Visité de nuevo, por tanto, el despacho de don Agamenón, e intenté anunciarle la noticia de la manera más disimulada posible, pero tan pronto como escuchó mis palabras se arrojó al suelo y comenzó a rasgarse la elegante chaqueta de percal que hasta entonces había lucido con salero, y con voz desgarradora clamó que si queríamos matarlo a disgustos, y que él era como un padre para nosotros pero que nosotros éramos unos caimanes, o unos caínes, no lo sabía bien, y que cualquier día su corazón diría «basta», pero no en el sentido de morirse, dijo, sino en el sentido de mandarnos a todos a la puta calle y contratar a otros que hicieran nuestro trabajo con menos sueldo y más agradecimiento, que para eso estaban los africanos, y que él lo sabía bien porque se había comprado un atlas y África era un sitio enorme, y que ya veríamos lo que era bueno cuando la oficina estuviera ocupada por tipos cuyos nombres tenían un montón de consonantes porque eran tan pobres que ni vocales podían tener, pero que a pesar de su miseria no se quejaban y bailaban medio desnudos alrededor de un palo mientras otros incendiaban su aldea para hacer carreteras, y que no se dedicaban a morder la mano que les daba de comer, entre otras cosas porque no comían, lo que los hacía más baratos incluso, y que no me quedara allí pasmado y que le ayudara a levantarse del suelo porque había reptado ya hasta la ventana y no podía seguir revolcándose por más tiempo.

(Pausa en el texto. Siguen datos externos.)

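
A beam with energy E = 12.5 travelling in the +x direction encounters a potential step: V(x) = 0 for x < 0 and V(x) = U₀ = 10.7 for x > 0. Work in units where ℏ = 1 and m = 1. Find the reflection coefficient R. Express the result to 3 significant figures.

R = 0.202

The wavenumbers are k₁ = √(2mE)/ℏ = 5.000 on the left and k₂ = √(2m(E − U₀))/ℏ = 1.897 on the right.
Continuity of ψ and ψ′ at the step yields the reflection amplitude r = (k₁ − k₂)/(k₁ + k₂) = 0.4498; thus R = |r|² = 0.2023, T = 0.7977.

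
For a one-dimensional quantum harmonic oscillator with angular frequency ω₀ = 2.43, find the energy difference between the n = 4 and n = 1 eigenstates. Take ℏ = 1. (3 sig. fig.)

ΔE = 7.29

E_n = ℏω₀(n + ½), so ΔE = (4 − 1) ℏω₀ = 3 × 2.43 = 7.290.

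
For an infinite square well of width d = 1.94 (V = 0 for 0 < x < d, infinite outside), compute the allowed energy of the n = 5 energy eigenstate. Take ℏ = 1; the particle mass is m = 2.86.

Requiring ψ(0) = ψ(d) = 0 quantises k = nπ/d, hence E_n = ℏ²k²/2m = n²π²ℏ²/(2md²).
E_5 = 5² × π² / (2 × 2.86 × 1.94²) = 11.46.

E = 11.5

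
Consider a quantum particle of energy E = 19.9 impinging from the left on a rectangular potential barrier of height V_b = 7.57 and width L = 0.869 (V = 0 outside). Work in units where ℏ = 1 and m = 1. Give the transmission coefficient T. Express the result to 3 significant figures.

T = 0.953

Above the barrier the interior wavenumber is k₂ = √(2m(E − V_b))/ℏ = 4.966, giving phase k₂L = 4.315.
T = [1 + V_b² sin²(k₂L) / (4E(E − V_b))]⁻¹ = 1/1.050 = 0.953.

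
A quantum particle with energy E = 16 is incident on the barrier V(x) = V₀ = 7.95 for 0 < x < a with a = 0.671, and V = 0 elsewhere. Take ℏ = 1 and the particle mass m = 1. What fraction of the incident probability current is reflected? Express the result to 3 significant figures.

R = 0.0226

E > V₀: inside the barrier k₂ = √(2m(E − V₀))/ℏ = 4.012, k₂a = 2.692.
T = [1 + V₀² sin²(k₂a) / (4E(E − V₀))]⁻¹ = 1/1.023 = 0.977.
R = 1 − T = 0.0226.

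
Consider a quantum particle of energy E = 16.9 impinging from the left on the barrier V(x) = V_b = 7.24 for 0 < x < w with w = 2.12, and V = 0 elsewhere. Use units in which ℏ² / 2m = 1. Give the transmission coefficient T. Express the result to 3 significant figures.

Above the barrier the interior wavenumber is k₂ = √(2m(E − V_b))/ℏ = 3.108, giving phase k₂w = 6.589.
Matching at both interfaces gives T⁻¹ = 1 + V_b² sin²(k₂w) / [4E(E − V_b)] = 1.007, hence T = 0.993.

T = 0.993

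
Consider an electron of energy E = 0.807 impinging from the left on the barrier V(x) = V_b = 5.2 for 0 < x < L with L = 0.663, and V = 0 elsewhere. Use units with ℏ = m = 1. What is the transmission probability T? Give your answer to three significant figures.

E < V_b: inside the barrier ψ ∝ e^{±κx} with κ = √(2m(V_b − E))/ℏ = 2.964.
κL = 1.965, sinh(κL) = 3.498.
Matching ψ, ψ′ at both faces gives T = [1 + V_b² sinh²(κL) / (4E(V_b − E))]⁻¹ = 1/24.33 = 0.0411.

T = 0.0411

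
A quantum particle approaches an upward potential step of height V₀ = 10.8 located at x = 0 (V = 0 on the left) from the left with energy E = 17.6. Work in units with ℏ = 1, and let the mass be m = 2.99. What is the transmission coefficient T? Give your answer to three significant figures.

On each side the TISE gives plane waves with k = √(2m(E − V))/ℏ: k₁ = √(2·2.99·17.6) = 10.26, k₂ = √(2·2.99·6.8) = 6.377.
Continuity of ψ and ψ′ at the step yields the reflection amplitude r = (k₁ − k₂)/(k₁ + k₂) = 0.2334; thus R = |r|² = 0.05446, T = 0.9455.

T = 0.946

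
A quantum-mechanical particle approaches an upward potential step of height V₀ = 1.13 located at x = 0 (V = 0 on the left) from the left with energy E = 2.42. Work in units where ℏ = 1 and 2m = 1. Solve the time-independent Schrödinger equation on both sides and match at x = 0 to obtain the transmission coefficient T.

T = 0.976

The wavenumbers are k₁ = √(2mE)/ℏ = 1.556 on the left and k₂ = √(2m(E − V₀))/ℏ = 1.136 on the right.
Matching ψ and ψ′ at x = 0 gives r = (k₁ − k₂)/(k₁ + k₂), so R = r² = 0.02434 and T = 1 − R = 0.9757.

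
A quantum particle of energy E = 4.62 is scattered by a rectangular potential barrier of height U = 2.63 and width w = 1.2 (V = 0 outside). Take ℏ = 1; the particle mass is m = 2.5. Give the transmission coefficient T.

E > U: inside the barrier k₂ = √(2m(E − U))/ℏ = 3.154, k₂w = 3.785.
T = [1 + U² sin²(k₂w) / (4E(E − U))]⁻¹ = 1/1.068 = 0.937.

T = 0.937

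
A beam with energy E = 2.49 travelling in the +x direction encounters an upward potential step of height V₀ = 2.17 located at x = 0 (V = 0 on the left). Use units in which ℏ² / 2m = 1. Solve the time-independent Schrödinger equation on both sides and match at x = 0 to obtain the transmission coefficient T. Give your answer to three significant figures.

T = 0.777

On each side the TISE gives plane waves with k = √(2m(E − V))/ℏ: k₁ = √(2·½·2.49) = 1.578, k₂ = √(2·½·0.32) = 0.5657.
Continuity of ψ and ψ′ at the step yields the reflection amplitude r = (k₁ − k₂)/(k₁ + k₂) = 0.4722; thus R = |r|² = 0.2230, T = 0.7770.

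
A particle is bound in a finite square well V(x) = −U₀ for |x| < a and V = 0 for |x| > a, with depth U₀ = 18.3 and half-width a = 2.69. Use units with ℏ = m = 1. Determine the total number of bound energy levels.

Define the well-strength parameter z₀ = (a/ℏ)√(2mU₀) = 2.69 × √(2·1·18.3) = 16.27.
A new bound state (alternating even/odd) appears each time z₀ passes a multiple of π/2, so N = ⌊2z₀/π⌋ + 1 = ⌊10.36⌋ + 1 = 11.

N = 11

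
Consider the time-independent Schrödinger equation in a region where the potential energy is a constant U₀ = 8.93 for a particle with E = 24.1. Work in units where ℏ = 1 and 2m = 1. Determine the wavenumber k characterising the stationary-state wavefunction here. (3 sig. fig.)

k = 3.89

With E > U₀ the solution is oscillatory, ψ ∝ e^{±ikx} with k = √(2m(E − U₀))/ℏ.
k = √(2 × 0.5 × 15.17) = 3.895.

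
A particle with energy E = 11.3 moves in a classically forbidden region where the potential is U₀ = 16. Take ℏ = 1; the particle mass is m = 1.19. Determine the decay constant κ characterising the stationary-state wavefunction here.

κ = 3.34

Since E < U₀ the TISE in this region is ψ'' = κ²ψ with κ = √(2m(U₀ − E))/ℏ.
κ = √(2 × 1.19 × 4.7) = 3.345.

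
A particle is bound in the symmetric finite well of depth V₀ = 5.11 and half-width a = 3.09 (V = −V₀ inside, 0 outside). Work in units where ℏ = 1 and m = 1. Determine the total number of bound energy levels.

N = 7

Define the well-strength parameter z₀ = (a/ℏ)√(2mV₀) = 3.09 × √(2·1·5.11) = 9.878.
The even/odd transcendental equations gain one root per π/2 in z₀, giving N = 1 + ⌊2z₀/π⌋ = 1 + ⌊6.289⌋ = 7.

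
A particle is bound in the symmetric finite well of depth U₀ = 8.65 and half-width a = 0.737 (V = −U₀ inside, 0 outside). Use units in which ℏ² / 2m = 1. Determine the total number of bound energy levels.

N = 2

Define the well-strength parameter z₀ = (a/ℏ)√(2mU₀) = 0.737 × √(2·0.5·8.65) = 2.168.
A new bound state (alternating even/odd) appears each time z₀ passes a multiple of π/2, so N = ⌊2z₀/π⌋ + 1 = ⌊1.380⌋ + 1 = 2.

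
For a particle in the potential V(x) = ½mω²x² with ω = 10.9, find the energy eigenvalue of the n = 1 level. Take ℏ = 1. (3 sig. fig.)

The oscillator eigenvalues are E_n = ℏω(n + ½), so E_1 = 10.9 × 1.5 = 16.35.

E = 16.4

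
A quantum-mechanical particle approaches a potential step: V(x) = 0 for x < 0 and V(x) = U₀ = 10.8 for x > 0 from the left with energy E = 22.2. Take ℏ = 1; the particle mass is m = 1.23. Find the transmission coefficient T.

On each side the TISE gives plane waves with k = √(2m(E − V))/ℏ: k₁ = √(2·1.23·22.2) = 7.390, k₂ = √(2·1.23·11.4) = 5.296.
Continuity of ψ and ψ′ at the step yields the reflection amplitude r = (k₁ − k₂)/(k₁ + k₂) = 0.1651; thus R = |r|² = 0.02726, T = 0.9727.

T = 0.973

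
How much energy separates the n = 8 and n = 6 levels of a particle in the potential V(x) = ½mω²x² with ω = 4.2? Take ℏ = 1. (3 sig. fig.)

ΔE = 8.40

E_n = ℏω(n + ½), so ΔE = (8 − 6) ℏω = 2 × 4.2 = 8.400.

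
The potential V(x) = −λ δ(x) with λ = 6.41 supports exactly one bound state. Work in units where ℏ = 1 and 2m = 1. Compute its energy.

The bound state is ψ(x) = √κ e^{−κ|x|}. The derivative jump ψ'(0⁺) − ψ'(0⁻) = −(2mλ/ℏ²)ψ(0) fixes κ = mλ/ℏ² = 3.205.
Then E = −ℏ²κ²/(2m) = −mλ²/(2ℏ²) = -10.27.

E = -10.3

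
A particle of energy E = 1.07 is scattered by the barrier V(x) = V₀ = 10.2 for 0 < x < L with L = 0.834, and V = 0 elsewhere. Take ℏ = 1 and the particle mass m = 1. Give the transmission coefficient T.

Since E < V₀ the interior solution is evanescent with decay constant κ = √(2m(V₀ − E))/ℏ = 4.273.
κL = 3.564, sinh(κL) = 17.63.
Matching ψ, ψ′ at both faces gives T = [1 + V₀² sinh²(κL) / (4E(V₀ − E))]⁻¹ = 1/829.0 = 0.00121.

T = 0.00121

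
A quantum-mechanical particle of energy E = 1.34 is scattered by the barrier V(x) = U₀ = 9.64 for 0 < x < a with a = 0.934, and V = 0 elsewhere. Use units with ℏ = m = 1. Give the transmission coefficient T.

E < U₀: inside the barrier ψ ∝ e^{±κx} with κ = √(2m(U₀ − E))/ℏ = 4.074.
κa = 3.805, sinh(κa) = 22.46.
The exact tunnelling result is T⁻¹ = 1 + U₀² sinh²(κa) / [4E(U₀ − E)] = 1055, so T = 0.000948.

T = 0.000948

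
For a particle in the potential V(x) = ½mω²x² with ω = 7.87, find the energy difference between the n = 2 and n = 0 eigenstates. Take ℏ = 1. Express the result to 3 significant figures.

E_n = ℏω(n + ½), so ΔE = (2 − 0) ℏω = 2 × 7.87 = 15.74.

ΔE = 15.7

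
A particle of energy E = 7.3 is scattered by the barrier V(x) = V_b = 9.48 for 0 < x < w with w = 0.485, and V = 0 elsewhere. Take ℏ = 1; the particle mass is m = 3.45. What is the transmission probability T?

T = 0.0645

Since E < V_b the interior solution is evanescent with decay constant κ = √(2m(V_b − E))/ℏ = 3.878.
κw = 1.881, sinh(κw) = 3.204.
The exact tunnelling result is T⁻¹ = 1 + V_b² sinh²(κw) / [4E(V_b − E)] = 15.49, so T = 0.0645.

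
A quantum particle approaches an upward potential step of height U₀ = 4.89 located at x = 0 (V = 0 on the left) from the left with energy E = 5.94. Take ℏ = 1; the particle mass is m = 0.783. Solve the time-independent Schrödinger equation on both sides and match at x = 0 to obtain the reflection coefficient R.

R = 0.166

On each side the TISE gives plane waves with k = √(2m(E − V))/ℏ: k₁ = √(2·0.783·5.94) = 3.050, k₂ = √(2·0.783·1.05) = 1.282.
Continuity of ψ and ψ′ at the step yields the reflection amplitude r = (k₁ − k₂)/(k₁ + k₂) = 0.4080; thus R = |r|² = 0.1665, T = 0.8335.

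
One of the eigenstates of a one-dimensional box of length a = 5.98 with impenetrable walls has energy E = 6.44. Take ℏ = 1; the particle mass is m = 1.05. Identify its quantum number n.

For an infinite well E_n = n²π²ℏ²/(2ma²), so n = (a/πℏ)√(2mE).
n = (5.98/π) × √(2 × 1.05 × 6.44) = 7.000 → n = 7.

n = 7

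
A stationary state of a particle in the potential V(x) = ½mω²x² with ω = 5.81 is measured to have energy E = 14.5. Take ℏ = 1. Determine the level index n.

E_n = ℏω(n + ½) ⇒ n = E/(ℏω) − ½ = 14.5/5.81 − 0.5 = 1.996 → n = 2.

n = 2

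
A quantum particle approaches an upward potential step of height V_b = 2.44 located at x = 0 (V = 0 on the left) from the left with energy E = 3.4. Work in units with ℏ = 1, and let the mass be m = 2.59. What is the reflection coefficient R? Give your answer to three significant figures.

On each side the TISE gives plane waves with k = √(2m(E − V))/ℏ: k₁ = √(2·2.59·3.4) = 4.197, k₂ = √(2·2.59·0.96) = 2.230.
Matching ψ and ψ′ at x = 0 gives r = (k₁ − k₂)/(k₁ + k₂), so R = r² = 0.09365 and T = 1 − R = 0.9064.

R = 0.0936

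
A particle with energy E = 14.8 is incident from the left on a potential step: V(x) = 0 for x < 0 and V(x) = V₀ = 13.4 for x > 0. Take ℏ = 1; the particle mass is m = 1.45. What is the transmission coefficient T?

On each side the TISE gives plane waves with k = √(2m(E − V))/ℏ: k₁ = √(2·1.45·14.8) = 6.551, k₂ = √(2·1.45·1.4) = 2.015.
Continuity of ψ and ψ′ at the step yields the reflection amplitude r = (k₁ − k₂)/(k₁ + k₂) = 0.5296; thus R = |r|² = 0.2804, T = 0.7196.

T = 0.720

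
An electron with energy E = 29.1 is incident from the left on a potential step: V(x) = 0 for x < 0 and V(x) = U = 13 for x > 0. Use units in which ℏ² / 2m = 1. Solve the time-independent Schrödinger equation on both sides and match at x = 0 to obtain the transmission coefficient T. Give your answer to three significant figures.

The wavenumbers are k₁ = √(2mE)/ℏ = 5.394 on the left and k₂ = √(2m(E − U))/ℏ = 4.012 on the right.
Continuity of ψ and ψ′ at the step yields the reflection amplitude r = (k₁ − k₂)/(k₁ + k₂) = 0.1469; thus R = |r|² = 0.02158, T = 0.9784.

T = 0.978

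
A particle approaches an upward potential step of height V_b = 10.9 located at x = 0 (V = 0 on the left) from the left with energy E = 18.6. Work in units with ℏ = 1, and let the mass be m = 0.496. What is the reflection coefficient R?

The wavenumbers are k₁ = √(2mE)/ℏ = 4.295 on the left and k₂ = √(2m(E − V_b))/ℏ = 2.764 on the right.
Matching ψ and ψ′ at x = 0 gives r = (k₁ − k₂)/(k₁ + k₂), so R = r² = 0.04708 and T = 1 − R = 0.9529.

R = 0.0471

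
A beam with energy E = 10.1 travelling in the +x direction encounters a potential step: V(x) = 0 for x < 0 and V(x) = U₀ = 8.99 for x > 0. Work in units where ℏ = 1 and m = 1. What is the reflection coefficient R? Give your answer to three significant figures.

The wavenumbers are k₁ = √(2mE)/ℏ = 4.494 on the left and k₂ = √(2m(E − U₀))/ℏ = 1.490 on the right.
Matching ψ and ψ′ at x = 0 gives r = (k₁ − k₂)/(k₁ + k₂), so R = r² = 0.2521 and T = 1 − R = 0.7479.

R = 0.252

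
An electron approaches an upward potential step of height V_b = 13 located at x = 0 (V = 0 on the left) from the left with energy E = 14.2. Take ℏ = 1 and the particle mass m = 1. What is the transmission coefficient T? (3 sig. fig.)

On each side the TISE gives plane waves with k = √(2m(E − V))/ℏ: k₁ = √(2·1·14.2) = 5.329, k₂ = √(2·1·1.2) = 1.549.
Continuity of ψ and ψ′ at the step yields the reflection amplitude r = (k₁ − k₂)/(k₁ + k₂) = 0.5495; thus R = |r|² = 0.3020, T = 0.6980.

T = 0.698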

—¿Puedo contar, entonces, con su permiso? —me atreví a preguntar mientras le sacudía la americana y le arreglaba las solapas.

No tacharé a don Agamenón de injusto por la decisión que tomó, puesto que como él mismo me recordó había sido yo quien había iniciado aquel eslalon de deslealtades y falta de compromiso, pero sí diré que no había previsto tal desenlace. Mientras abandonaba el edificio con una caja de cartón que contenía mis escasas pertenencias, no pude evitar reflexionar sobre el hecho, por lo demás ya irreversible, de que ahora sí había puesto todo mi futuro en las manos de Chumillas. Y, para ser sincero, no fue éste un pensamiento que me reconfortara.